A baby's cries incite a lot of different things for a lot of different people. For airplane passengers, a crying baby creates an annoyance, and for teenagers, a crying baby creates a lot of confusion. But for moms, a crying baby (that doesn't even belong to them) creates an immediate response to drop everything and make sure that the baby is OK. Science backs this up, and new study found how a mom's brain responds when she hears her baby crying is an immediate action to help her child in distress.

The new study, published in the Proceedings of the National Academy of Science journal observed the brains of 684 mothers in 11 countries and how they respond to their crying babies with the objective to find what regions of the brain responded to infant distress, or the baby's cries.

What the study found won't surprise any new or seasoned mother. According to the study, the majority of the mothers responded to their baby's cries by picking their infants up, holding them, and talking to them. This was the preferred reaction over displaying affection toward their child, distracting their baby, or nurturing them. According to Medical News Today, this primary response triggered the movement and speech areas of the brain. Holding their child and talking to them, according to Medical News Today, were rapid and robust movements to get their child to stop crying.

Moms know that fast action, no matter what it takes, gets the job done (the study found that most moms respond to picking up their child within 5 seconds of hearing them cry).

The study's findings were relatively consistent among the cultures, according to Medical News Today, meaning that holding a baby and talking to it is the most common response and method to get a baby to stop crying.

How a mom responds to their crying baby says a lot about a mother. One study, published in Child Development in August found that how a mom responds to her babies cries could be an indicator of their attachment style to their child, according to Psych Central. Mothers who were emotionally neutral with their crying infants, according to Psych Central, were more likely to have emotionally resistant infants.

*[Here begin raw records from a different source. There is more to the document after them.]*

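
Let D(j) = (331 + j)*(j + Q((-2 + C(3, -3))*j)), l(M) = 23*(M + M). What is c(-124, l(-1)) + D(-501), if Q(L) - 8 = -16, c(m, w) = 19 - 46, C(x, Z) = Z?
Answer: 86503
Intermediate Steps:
l(M) = 46*M (l(M) = 23*(2*M) = 46*M)
c(m, w) = -27
Q(L) = -8 (Q(L) = 8 - 16 = -8)
D(j) = (-8 + j)*(331 + j) (D(j) = (331 + j)*(j - 8) = (331 + j)*(-8 + j) = (-8 + j)*(331 + j))
c(-124, l(-1)) + D(-501) = -27 + (-2648 + (-501)² + 323*(-501)) = -27 + (-2648 + 251001 - 161823) = -27 + 86530 = 86503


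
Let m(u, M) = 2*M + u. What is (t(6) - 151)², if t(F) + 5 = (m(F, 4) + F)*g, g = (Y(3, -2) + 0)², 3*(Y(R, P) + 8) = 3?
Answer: 678976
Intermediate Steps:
Y(R, P) = -7 (Y(R, P) = -8 + (⅓)*3 = -8 + 1 = -7)
m(u, M) = u + 2*M
g = 49 (g = (-7 + 0)² = (-7)² = 49)
t(F) = 387 + 98*F (t(F) = -5 + ((F + 2*4) + F)*49 = -5 + ((F + 8) + F)*49 = -5 + ((8 + F) + F)*49 = -5 + (8 + 2*F)*49 = -5 + (392 + 98*F) = 387 + 98*F)
(t(6) - 151)² = ((387 + 98*6) - 151)² = ((387 + 588) - 151)² = (975 - 151)² = 824² = 678976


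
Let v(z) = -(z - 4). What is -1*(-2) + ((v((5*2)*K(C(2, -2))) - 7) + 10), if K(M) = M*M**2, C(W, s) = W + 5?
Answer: -3421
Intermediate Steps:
C(W, s) = 5 + W
K(M) = M**3
v(z) = 4 - z (v(z) = -(-4 + z) = 4 - z)
-1*(-2) + ((v((5*2)*K(C(2, -2))) - 7) + 10) = -1*(-2) + (((4 - 5*2*(5 + 2)**3) - 7) + 10) = 2 + (((4 - 10*7**3) - 7) + 10) = 2 + (((4 - 10*343) - 7) + 10) = 2 + (((4 - 1*3430) - 7) + 10) = 2 + (((4 - 3430) - 7) + 10) = 2 + ((-3426 - 7) + 10) = 2 + (-3433 + 10) = 2 - 3423 = -3421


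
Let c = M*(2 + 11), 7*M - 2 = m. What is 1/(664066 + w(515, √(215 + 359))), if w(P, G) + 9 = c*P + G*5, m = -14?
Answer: 31976413/20867162324331 - 245*√574/20867162324331 ≈ 1.5321e-6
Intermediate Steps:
M = -12/7 (M = 2/7 + (⅐)*(-14) = 2/7 - 2 = -12/7 ≈ -1.7143)
c = -156/7 (c = -12*(2 + 11)/7 = -12/7*13 = -156/7 ≈ -22.286)
w(P, G) = -9 + 5*G - 156*P/7 (w(P, G) = -9 + (-156*P/7 + G*5) = -9 + (-156*P/7 + 5*G) = -9 + (5*G - 156*P/7) = -9 + 5*G - 156*P/7)
1/(664066 + w(515, √(215 + 359))) = 1/(664066 + (-9 + 5*√(215 + 359) - 156/7*515)) = 1/(664066 + (-9 + 5*√574 - 80340/7)) = 1/(664066 + (-80403/7 + 5*√574)) = 1/(4568059/7 + 5*√574)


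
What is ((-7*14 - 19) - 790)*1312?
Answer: -1189984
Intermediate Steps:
((-7*14 - 19) - 790)*1312 = ((-98 - 19) - 790)*1312 = (-117 - 790)*1312 = -907*1312 = -1189984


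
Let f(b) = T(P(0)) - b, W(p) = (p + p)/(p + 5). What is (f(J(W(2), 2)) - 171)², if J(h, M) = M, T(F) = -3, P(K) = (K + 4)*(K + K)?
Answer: 30976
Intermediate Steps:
W(p) = 2*p/(5 + p) (W(p) = (2*p)/(5 + p) = 2*p/(5 + p))
P(K) = 2*K*(4 + K) (P(K) = (4 + K)*(2*K) = 2*K*(4 + K))
f(b) = -3 - b
(f(J(W(2), 2)) - 171)² = ((-3 - 1*2) - 171)² = ((-3 - 2) - 171)² = (-5 - 171)² = (-176)² = 30976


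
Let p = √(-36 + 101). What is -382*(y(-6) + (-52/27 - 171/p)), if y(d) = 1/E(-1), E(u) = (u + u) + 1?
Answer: 30178/27 + 65322*√65/65 ≈ 9219.9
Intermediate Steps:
E(u) = 1 + 2*u (E(u) = 2*u + 1 = 1 + 2*u)
p = √65 ≈ 8.0623
y(d) = -1 (y(d) = 1/(1 + 2*(-1)) = 1/(1 - 2) = 1/(-1) = -1)
-382*(y(-6) + (-52/27 - 171/p)) = -382*(-1 + (-52/27 - 171*√65/65)) = -382*(-79/27 - 171*√65/65) = 30178/27 + 65322*√65/65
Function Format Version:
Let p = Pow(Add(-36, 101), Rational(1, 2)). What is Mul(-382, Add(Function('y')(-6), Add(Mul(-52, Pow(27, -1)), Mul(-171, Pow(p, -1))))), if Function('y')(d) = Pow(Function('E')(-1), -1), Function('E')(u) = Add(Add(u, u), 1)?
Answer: Add(Rational(30178, 27), Mul(Rational(65322, 65), Pow(65, Rational(1, 2)))) ≈ 9219.9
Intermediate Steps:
Function('E')(u) = Add(1, Mul(2, u)) (Function('E')(u) = Add(Mul(2, u), 1) = Add(1, Mul(2, u)))
p = Pow(65, Rational(1, 2)) ≈ 8.0623
Function('y')(d) = -1 (Function('y')(d) = Pow(Add(1, Mul(2, -1)), -1) = Pow(Add(1, -2), -1) = Pow(-1, -1) = -1)
Mul(-382, Add(Function('y')(-6), Add(Mul(-52, Pow(27, -1)), Mul(-171, Pow(p, -1))))) = Mul(-382, Add(-1, Add(Mul(-52, Pow(27, -1)), Mul(-171, Pow(Pow(65, Rational(1, 2)), -1))))) = Mul(-382, Add(-1, Add(Mul(-52, Rational(1, 27)), Mul(-171, Mul(Rational(1, 65), Pow(65, Rational(1, 2))))))) = Mul(-382, Add(-1, Add(Rational(-52, 27), Mul(Rational(-171, 65), Pow(65, Rational(1, 2)))))) = Mul(-382, Add(Rational(-79, 27), Mul(Rational(-171, 65), Pow(65, Rational(1, 2))))) = Add(Rational(30178, 27), Mul(Rational(65322, 65), Pow(65, Rational(1, 2))))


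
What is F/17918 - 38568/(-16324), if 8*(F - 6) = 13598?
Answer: 718906087/292493432 ≈ 2.4579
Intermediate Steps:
F = 6823/4 (F = 6 + (⅛)*13598 = 6 + 6799/4 = 6823/4 ≈ 1705.8)
F/17918 - 38568/(-16324) = (6823/4)/17918 - 38568/(-16324) = (6823/4)*(1/17918) - 38568*(-1/16324) = 6823/71672 + 9642/4081 = 718906087/292493432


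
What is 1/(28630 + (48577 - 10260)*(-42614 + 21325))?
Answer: -1/815701983 ≈ -1.2259e-9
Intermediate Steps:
1/(28630 + (48577 - 10260)*(-42614 + 21325)) = 1/(28630 + 38317*(-21289)) = 1/(28630 - 815730613) = 1/(-815701983) = -1/815701983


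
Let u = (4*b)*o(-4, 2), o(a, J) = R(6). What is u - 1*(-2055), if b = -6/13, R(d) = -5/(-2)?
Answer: 26655/13 ≈ 2050.4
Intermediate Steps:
R(d) = 5/2 (R(d) = -5*(-½) = 5/2)
o(a, J) = 5/2
b = -6/13 (b = -6*1/13 = -6/13 ≈ -0.46154)
u = -60/13 (u = (4*(-6/13))*(5/2) = -24/13*5/2 = -60/13 ≈ -4.6154)
u - 1*(-2055) = -60/13 - 1*(-2055) = -60/13 + 2055 = 26655/13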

Those emotionally resistant infants were the same infants that didn't seek out their parent during moments of distress six months later, according to KPCC, thus making them more independent. The study found that the more withdrawn a mother was, the more likely the baby was to be "inconsolable" while distressed, trying to get the attention of their mom.

But the way a mom responds to her crying baby is a learned behavior, according to one 2014 study. The study, according to Science Daily, found that moms who had positive experiences with their care givers, or came to terms with negative experiences with their care givers, were more than likely to respond quickly and "sensitively" to their own child's cries. It would make sense for emotional trauma and experience to play into this.

Although this new study found that the most common method of consoling a baby is picking it up and talking to it doesn't mean it is always the most effective or most popular. Some mothers believe in the "cry it out" method — or, letting a baby cry until they're soothed by themselves. This method was meant to delay parent's response times to their babies cries, thus letting them sleep a little longer, according to Parenting, and not create an independent or detached child. But a 2016 study, according to CNN, found that this method is effective and did not cause "lasting emotional problems for babies." So if a mom wants to wait a little longer after hearing their cries and not pick her child immediately, that is OK, too.

No matter how a mom responds to her baby, at least she is responding to her child. This new study's findings, according to Medical News Today, can help link their intentions of caregiving to their actions. The study is effective in doing just that.